DeFi "is growing fast and so are its connections to the rest of the financial world and the economy... we now need to discuss regulatory options," he added, but also said there are "still too many hurdles to overcome" for the technology to fully catch on.
"I could imagine a global forum similar to the Basel Committee on Banking Supervision that could set global ground rules for digital innovation," Wuermeling said, referring to the international organization that sets capital rules for conventional lenders such as Deutsche Bank and JPMorgan Chase.
"Digitalization knows no boundaries," he said. "That's why we need to coordinate across national borders to shape regulation."
The move follows calls from major developed nations for the FSB to speed up regulation, which would mean crypto would be treated like regular finance. An FSB spokesperson told CoinDesk that no timetable has yet been set for this work, although a separate report on stablecoins is due in October.
Opinion is divided, however, on how exactly these rules, meant to regulate specific centralized entities such as banks and funds, would apply in the world of DeFi.
Activities, not entities
A recent study for the EU's Blockchain Observatory called for regulators' approach to shift from regulating specific institutions to activities such as lending or investing. A report released Wednesday by the Bank for International Settlements, which hosts the FSB and the Basel Committee, advocates an approach known as "embedded supervision," in which regulators are given a privileged seat within the DeFi code.
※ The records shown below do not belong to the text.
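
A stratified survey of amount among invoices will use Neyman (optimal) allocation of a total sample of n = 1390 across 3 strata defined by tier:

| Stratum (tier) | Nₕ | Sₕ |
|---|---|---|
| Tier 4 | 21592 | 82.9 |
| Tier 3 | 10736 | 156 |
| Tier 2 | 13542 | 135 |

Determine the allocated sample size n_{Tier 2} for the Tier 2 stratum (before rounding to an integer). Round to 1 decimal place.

Neyman allocation: nₕ = n·NₕSₕ / Σⱼ NⱼSⱼ.
Σ NⱼSⱼ = 21592·82.9 + 10736·156 + 13542·135 = 5.2929628 × 10^6.
n_{Tier 2} = 1390·13542·135 / (5.2929628 × 10^6) = 480.1.

480.1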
Others, such as Joshua Ellul, director of the Centre for Distributed Ledger Technologies at the University of Malta, suggest a phased approach in which DeFi applications must first appoint real-world trustees to fulfill regulatory obligations such as auditing.
"Over time, if regulators realize it works, they could even say, 'You don't need an accountant anymore'... and they can remove that requirement," Ellul told CoinDesk. "I don't see it as immediate, fully decentralized regulation. I see it as a gradual elimination of certain centralized items."